The Missouri senate is picking up speed on potential sports gambling legalization in Missouri. After a public hearing on Wednesday, the senate chose to postpone action on the bill until later in the legislative session. The Missouri House passed the bill on a 115-33 vote in March.
The bill on the Missouri side gained traction recently as a result of Cardinals President Bill DeWitt III testifying in favor of the bill.
“All the pro sports teams in Missouri support sports wagering as a way to increase engagement with our fans and provide a fun and exciting new way to enjoy sports and our teams, which are such ingrained members of our communities,” DeWitt III said at a House hearing.
Kansas’ sports gambling bill is in a similar stage, being passed in the house and now waiting for a Senate vote. However, their bill contains a provision that will earmark 80% of the state tax revenue from the gambling sphere to go toward building a professional sports facility.
This raised some eyebrows, seeing as the state of Kansas has only one professional sports franchise in MLS team Sporting Kansas City, who already has a relatively new stadium. Therefore, building a professional sports facility would likely be for the purpose of attracting a new professional sports team.
Considering recent rumors, this has led many to believe that the 80% of revenue is intended to be put towards incentives to get the Kansas City Chiefs to move their stadium across the state border.
Kansas City Mayor Quinton Lucas has repeatedly spoken out against the team moving to the Kansas side.
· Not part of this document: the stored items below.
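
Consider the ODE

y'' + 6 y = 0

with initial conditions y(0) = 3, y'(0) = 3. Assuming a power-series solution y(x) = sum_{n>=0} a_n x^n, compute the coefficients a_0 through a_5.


Ansatz: y(x) = sum_{n>=0} a_n x^n, so y'(x) = sum_{n>=1} n a_n x^(n-1) and y''(x) = sum_{n>=2} n(n-1) a_n x^(n-2).
Substitute into P(x) y'' + Q(x) y' + R(x) y = 0 with P(x) = 1, Q(x) = 0, R(x) = 6, and match powers of x.
Initial conditions: a_0 = 3, a_1 = 3.
Setting the coefficient of each power of x to zero and solving order by order (substituting the coefficients already found):
  x^0: 2 a_2 + 6 a_0 = 0  ->  2 a_2 = -6 a_0 = -18  ->  a_2 = -9
  x^1: 6 a_3 + 6 a_1 = 0  ->  6 a_3 = -6 a_1 = -18  ->  a_3 = -3
  x^2: 12 a_4 + 6 a_2 = 0  ->  12 a_4 = -6 a_2 = 54  ->  a_4 = 9/2
  x^3: 20 a_5 + 6 a_3 = 0  ->  20 a_5 = -6 a_3 = 18  ->  a_5 = 9/10
Truncated series: y(x) = 3 + 3 x - 9 x^2 - 3 x^3 + (9/2) x^4 + (9/10) x^5 + O(x^6).

a_0 = 3; a_1 = 3; a_2 = -9; a_3 = -3; a_4 = 9/2; a_5 = 9/10


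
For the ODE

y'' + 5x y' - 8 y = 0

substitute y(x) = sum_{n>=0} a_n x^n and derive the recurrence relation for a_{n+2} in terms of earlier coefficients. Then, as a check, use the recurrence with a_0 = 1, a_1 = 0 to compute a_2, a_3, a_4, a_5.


Substitute y = sum_n a_n x^n.
y''(x) has coefficient (n+2)(n+1) a_{n+2} at x^n;
5 x y'(x) has coefficient 5 n a_n at x^n (shift);
-8 y(x) has coefficient -8 a_n at x^n.
Matching x^n: (n+2)(n+1) a_{n+2} + (5n - 8) a_n = 0.
Thus a_{n+2} = (-5n + 8) / ((n+1)(n+2)) * a_n.

Check with a_0 = 1, a_1 = 0 (apply the recurrence for n = 0, 1, 2, 3): a_0 = 1, a_1 = 0, a_2 = 4, a_3 = 0, a_4 = -2/3, a_5 = 0.

a_(n+2) = (-5n + 8) / ((n+1)(n+2)) * a_n; check: a_0 = 1, a_1 = 0, a_2 = 4, a_3 = 0, a_4 = -2/3, a_5 = 0


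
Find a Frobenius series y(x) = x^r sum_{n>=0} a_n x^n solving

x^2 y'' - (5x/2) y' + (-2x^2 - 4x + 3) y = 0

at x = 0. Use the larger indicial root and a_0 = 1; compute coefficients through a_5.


Write in Frobenius form y'' + (p(x)/x) y' + (q(x)/x^2) y = 0:
  p(x) = -5/2,  q(x) = -2x^2 - 4x + 3.
Indicial equation: r(r-1) + (-5/2) r + (3) = 0 -> roots r_1 = 2, r_2 = 3/2.
Take r = r_1 = 2. Let y(x) = x^r sum_{n>=0} a_n x^n with a_0 = 1.
Substitute y = x^r sum a_n x^n and match x^{r+n}. The recurrence is
  D(n) a_n - 4 a_{n-1} - 2 a_{n-2} = 0,  where D(n) = (r+n)(r+n-1) + (-5/2)(r+n) + (3).
  a_n = [4 a_{n-1} + 2 a_{n-2}] / D(n).
Since the indicial polynomial factors as (r - r_1)(r - r_2), D(n) = (r_1 + n - r_1)(r_1 + n - r_2) = n(n + 1/2).
Evaluating step by step (a_0 = 1):
  n = 1: D(1) = 1(1 + 1/2) = 3/2; numerator = 4(1) = 4; a_1 = (4)/(3/2) = 8/3
  n = 2: D(2) = 2(2 + 1/2) = 5; numerator = 4(8/3) + 2(1) = 38/3; a_2 = (38/3)/(5) = 38/15
  n = 3: D(3) = 3(3 + 1/2) = 21/2; numerator = 4(38/15) + 2(8/3) = 232/15; a_3 = (232/15)/(21/2) = 464/315
  n = 4: D(4) = 4(4 + 1/2) = 18; numerator = 4(464/315) + 2(38/15) = 3452/315; a_4 = (3452/315)/(18) = 1726/2835
  n = 5: D(5) = 5(5 + 1/2) = 55/2; numerator = 4(1726/2835) + 2(464/315) = 15256/2835; a_5 = (15256/2835)/(55/2) = 30512/155925

r = 2; a_0 = 1; a_1 = 8/3; a_2 = 38/15; a_3 = 464/315; a_4 = 1726/2835; a_5 = 30512/155925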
“Kansas City has proudly hosted the Chiefs since the early 1960s,” Lucas said in a tweet. “We look forward to working with the Chiefs, our state of Missouri partners, and local officials to ensure the Chiefs remain home in Kansas City and Missouri for generations to come.”
Since 2019, Missouri and Kansas have had a truce of sorts that they would not use economic subsidies to poach employers from each other. Recently, the truce has been broken on a few occasions, and it seems as though it could be no more if Kansas’ sports betting bill goes through.